Friday, July 15, 2011


I seem to have hit some sort of wall with the whole bike riding thing. All week I've been trying to break through an average speed of 12mph and cannot seem to get past it. I suspect it's one of those pesky physics things that have to do with air resistance, or at least that's what I keep telling myself. It can't possibly have anything to do with the extra 40 pounds around my still-rather-squishy center. (I've been called many things in my life; aerodynamic has never been one of them.) Or that I'm not 15 years old anymore like I was when I rode my bike 30 miles round trip to and from summer soccer practice five days a week. Nah. It's physics. Yea. That's it.

Not much else going on other than me trying to get the whole Tax Geek thing going and Debbie working. That's mainly due to summer weather in Florida. The 10-day forecast never changes; high in the 90's, humidity at 100%, scattered thunderstorms from 3-7pm. Every. Single. Day. We are currently planning to venture out somewhere on Debbie's day off next week. We'll see if we actually do it, or if we chicken out and stay in for a Sliders marathon. The stereotypical lethargy of southerners isn't a character flaw; it's a survival mechanism.

A woman rams the vehicle of someone she thinks is Casey Anthony causing her vehicle to roll over twice. Looking at the photos of the victim and Casey Anthony, I can't see any resemblance other than they are both white females with dark hair. And the attack happened in Oklahoma which, unless they moved it recently, is a fair distance from Florida. The police suspect drugs may have been involved. May?

Do you ever feel like the people who run things are completely out of touch with reality?

According to the Times' "cold hard math," this [living on $500,000 per year] is virtually untenable given expenses that include $32,000-a-kid private school bills, $96,000-a-year mortgages, $96,000-a-year co-op maintenance fees, $45,000-a-year nanny tabs and, of course, the undebatable requirement that very rich people take "at least two vacations a year, a winter trip to the sun and a spring trip to the ski slopes." And mind you, the Times was quick to inform us, this doesn't even include other "prerequisites" to living in New York City like "restaurants, dry cleaning... kennels for the dog when the family is away, summer camp, spas and other grooming" and $1,000 suits from Brooks Brothers.

Median household income in New York City is $38,000. I'm pretty sure their idea of necessary expenses doesn't include private schools, nannies, or Aspen ski trips. No fracking clue.
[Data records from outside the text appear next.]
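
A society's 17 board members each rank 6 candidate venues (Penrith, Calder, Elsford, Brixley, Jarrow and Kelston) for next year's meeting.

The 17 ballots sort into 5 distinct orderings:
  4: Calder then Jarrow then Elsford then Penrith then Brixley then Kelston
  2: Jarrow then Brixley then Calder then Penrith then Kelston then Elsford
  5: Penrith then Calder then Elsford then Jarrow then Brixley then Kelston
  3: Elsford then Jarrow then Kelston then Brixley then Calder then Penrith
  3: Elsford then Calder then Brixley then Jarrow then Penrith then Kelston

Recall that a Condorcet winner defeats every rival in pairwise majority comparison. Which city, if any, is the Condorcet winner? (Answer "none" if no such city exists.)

Head-to-head results (17 organisers):
Penrith vs Calder: Penrith is ranked higher on 5 ballots, Calder on 12. Calder wins 12–5.
Penrith vs Elsford: Penrith is ranked higher on 2+5 = 7 ballots, Elsford on 10. Elsford wins 10–7.
Penrith vs Brixley: 4+5 = 9 for Penrith, 8 for Brixley — Penrith by 9–8.
Penrith vs Jarrow: 5 to 12, Jarrow.
Penrith vs Kelston: 4+2+5+3 = 14 for Penrith, 3 for Kelston — Penrith by 14–3.
Calder vs Elsford: 4+2+5 = 11 for Calder, 6 for Elsford — Calder by 11–6.
Calder vs Brixley: Calder preferred on 4+5+3 = 12 ballots; Calder wins 12–5.
Calder vs Jarrow: Calder is ranked higher on 4+5+3 = 12 ballots, Jarrow on 5. Calder wins 12–5.
Calder vs Kelston: Calder is ranked higher on 4+2+5+3 = 14 ballots, Kelston on 3. Calder wins 14–3.
Elsford vs Brixley: 15 to 2, Elsford.
Elsford vs Jarrow: Elsford preferred on 5+3+3 = 11 ballots; Elsford wins 11–6.
Elsford vs Kelston: 15 to 2, Elsford.
Brixley vs Jarrow: Brixley is ranked higher on 3 ballots, Jarrow on 14. Jarrow wins 14–3.
Brixley vs Kelston: 14 to 3, Brixley.
Jarrow vs Kelston: Jarrow preferred on 4+2+5+3+3 = 17 ballots; Jarrow wins 17–0.
Calder wins every pairwise contest, so Calder is the Condorcet winner.

Calder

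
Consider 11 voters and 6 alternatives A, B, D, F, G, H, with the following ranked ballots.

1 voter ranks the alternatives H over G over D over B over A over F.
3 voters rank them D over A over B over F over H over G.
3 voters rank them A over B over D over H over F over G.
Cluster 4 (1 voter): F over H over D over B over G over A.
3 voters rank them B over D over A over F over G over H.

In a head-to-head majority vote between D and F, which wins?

D

Ballots ranking D above F: 1 + 3 + 3 + 3 = 10.
Ballots ranking F above D: 11 − 10 = 1.
D wins the head-to-head 10–1.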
Ten reasons why we are already circling the drain of the next financial crisis. I can't think of anything to add.

Geithner says that the hard times will continue for many. Not for him, of course, or any of his buddies at Goldman Sachs. Just us little people. Thanks for the sentiment Timmy, but it don't buy my increasingly-expensive groceries.

Minnesota is still shut down. The world hasn't ended and I don't see mushroom clouds or dead bodies stacked like cord wood in the streets of St. Paul. Which tells me Minnesota could probably get by on a lot less government. That's likely true of other states as well in spite of the breathless articles about cuts to the number of state employees that reduces the number of jobs back to those horrifying times in the early 2000's. Because government must always expand. Budgets, laws, taxes and debt  are all one-way ratchets that can only be increased. Suggesting otherwise makes you Hitler.

Well, I need to go study for the Enrolled Agent exam. I received the materials Wednesday and started working through the stuff for the first of the three tests. It's supposed to take 100 or so hours of study for each test, and I only have about 8 in so far. Don't expect much from me for the next few months.